It felt awkward to bring up the subject at first, but I could see my dad was starting to struggle with managing his house and everyday affairs. My husband and I pitch in where we can. Still the changes we’d been noticing over the past year kept nagging at me until I finally asked, “Is there a better living situation for you?” I was glad I phrased the question so innocuously because it kept us on the same team trying to find a solution together.

I’ve got it easy. My father started preparing for this eventuality more than 20 years ago by purchasing long-term-care insurance. To my surprise, though, he was more than willing to discuss and to plan his next 20 years, so we did. Eventually, we found a wonderful assisted-living facility in our community and they even had an apartment that was available immediately. It took some doing, and he’s not completely settled yet, but he is now enjoying prepared meals, a host of activities, and – my favorite – maid service.

Meanwhile, I’m getting the house ready to rent. Even though he had maintained and improved the house, he let some things slip. It needs to be painted inside and out, new carpet installed, and drapes cleaned and re-hung. He’s depending on me to meet with the contractors and to manage the entire process because it’s just overwhelming to him.
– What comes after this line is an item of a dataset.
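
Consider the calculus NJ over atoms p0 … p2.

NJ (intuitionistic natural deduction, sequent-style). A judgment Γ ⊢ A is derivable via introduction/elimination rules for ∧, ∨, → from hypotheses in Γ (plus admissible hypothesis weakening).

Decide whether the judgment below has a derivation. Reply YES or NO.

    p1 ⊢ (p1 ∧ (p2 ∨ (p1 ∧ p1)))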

Aging parents use outdated strategies, and he’s aware that my input could help protect him.

I appreciate that he’s letting me take the reins on the house, too, because I can see that it won’t be long before I need to take an even more active role in his finances. This first experience of me taking charge and him letting go is turning out well for both of us, and I hope it lays the foundation of trust for me to take on that expanded role in the future.

Eventually, I see myself paying his bills and managing the investments. So as we get the property rented, I think I’ll start discussing this with my dad to see when he thinks that should happen. Ideally, I’d like him to put my brother and me on his accounts and introduce us to his attorney and financial adviser. I also need to review the legal documents to make sure I have more than a medical power of attorney.

What else do I need to think about? How much do you get involved in your parents’ finances? How do you overcome their objections if they are unwilling to take your advice on financial matters?